If you're sitting there this morning going, that's just ridiculous. It's because you're perishing. You're lost. You're on your way to eternal hell. And I plead with you to respond in repentance and faith to the only way you can be right with your Creator. But the verse goes on to say, “The message of the cross to us who are being saved, it is the power of God.” It’s the promise of heaven. It’s the promise of forgiveness. It’s the promise of everything we seek. It’s in Him. Let’s pray together.
Father, thank You for our time together this morning. Thank You for the record of the cross and Lord, Your response to it.

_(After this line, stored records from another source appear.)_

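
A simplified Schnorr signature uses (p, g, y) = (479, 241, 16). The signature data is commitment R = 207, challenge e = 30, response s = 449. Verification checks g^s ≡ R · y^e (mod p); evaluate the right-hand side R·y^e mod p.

16^2 = 256
16^4 ≡ 256^2 = 65536 ≡ 392
16^8 ≡ 392^2 = 153664 ≡ 384
16^16 ≡ 384^2 = 147456 ≡ 403
30 = 16 + 8 + 4 + 2, so 16^30 ≡ 403·384·392·256 ≡ 292 (mod 479)
R · y^e ≡ 207·292 = 60444 ≡ 90 (mod 479)

90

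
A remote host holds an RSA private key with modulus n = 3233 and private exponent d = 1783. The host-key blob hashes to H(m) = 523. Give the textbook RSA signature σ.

Squares mod 3233: (H(m))^1≡523, (H(m))^2≡1957, (H(m))^4≡1977, (H(m))^8≡3065, (H(m))^16≡2360, (H(m))^32≡2374, (H(m))^64≡757, (H(m))^128≡808, (H(m))^256≡3031, (H(m))^512≡2008, (H(m))^1024≡513
1783 = 1024 + 512 + 128 + 64 + 32 + 16 + 4 + 2 + 1, so (H(m))^1783 ≡ 513·2008·808·757·2374·2360·1977·1957·523 ≡ 844 (mod 3233)

844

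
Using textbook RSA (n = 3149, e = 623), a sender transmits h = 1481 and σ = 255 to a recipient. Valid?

σ^2 ≡ 255^2 = 65025 ≡ 2045
σ^4 ≡ 2045^2 = 4182025 ≡ 153
σ^8 ≡ 153^2 = 23409 ≡ 1366
σ^16 ≡ 1366^2 = 1865956 ≡ 1748
σ^32 ≡ 1748^2 = 3055504 ≡ 974
σ^64 ≡ 974^2 = 948676 ≡ 827
σ^128 ≡ 827^2 = 683929 ≡ 596
σ^256 ≡ 596^2 = 355216 ≡ 2528
σ^512 ≡ 2528^2 = 6390784 ≡ 1463
623 = 512 + 64 + 32 + 8 + 4 + 2 + 1, so σ^623 ≡ 1463·827·974·1366·153·2045·255 ≡ 1668 (mod 3149)
σ^623 mod 3149 = 1668, but h = 1481.

no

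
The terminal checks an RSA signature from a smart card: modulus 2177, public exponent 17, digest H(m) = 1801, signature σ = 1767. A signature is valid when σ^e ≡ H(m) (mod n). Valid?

no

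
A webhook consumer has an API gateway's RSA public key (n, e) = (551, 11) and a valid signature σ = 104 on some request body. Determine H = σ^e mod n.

157

Squares mod 551: σ^1≡104, σ^2≡347, σ^4≡291, σ^8≡378
11 = 8 + 2 + 1, so σ^11 ≡ 378·347·104 ≡ 157 (mod 551)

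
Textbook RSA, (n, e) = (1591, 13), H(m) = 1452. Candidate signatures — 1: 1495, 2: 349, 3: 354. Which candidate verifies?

2

Candidate 1: Squares mod 1591: 1495^1≡1495, 1495^2≡1261, 1495^4≡712, 1495^8≡1006; 13 = 8 + 4 + 1, so 1495^13 ≡ 1006·712·1495 ≡ 908 (mod 1591)
Candidate 2: Squares mod 1591: 349^1≡349, 349^2≡885, 349^4≡453, 349^8≡1561; 13 = 8 + 4 + 1, so 349^13 ≡ 1561·453·349 ≡ 1452 (mod 1591)
  → matches H(m) = 1452
Candidate 3: Squares mod 1591: 354^1≡354, 354^2≡1218, 354^4≡712, 354^8≡1006; 13 = 8 + 4 + 1, so 354^13 ≡ 1006·712·354 ≡ 1027 (mod 1591)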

We thank you for the clarity of Your Word. I pray that You would use it in all our hearts.
Lord, I pray for those here this morning who truly do know and love Your Son and live consistent lives of obedience to Him seeking to do what honors Him. Lord, encourage their hearts, strengthen them, build them up in their faith, and only deepen their love for your Son.
But Lord, I pray for those who are here this morning who are not in Christ. Perhaps they came in this morning painfully aware of that, or perhaps, Father, they came in self-deceived, clinging to some childhood profession when their lives show no evidence of love for and obedience to Jesus Christ. Lord, remove the blinders from their eyes, help them to see the truth, and may this be the day they genuinely repent and believe in your Son, in whom to believe is to have eternal life. Lord, that's my prayer. May You do that, not because any of us deserve it, but for the glory of Your Son who is worthy. And it's in His name we pray. Amen.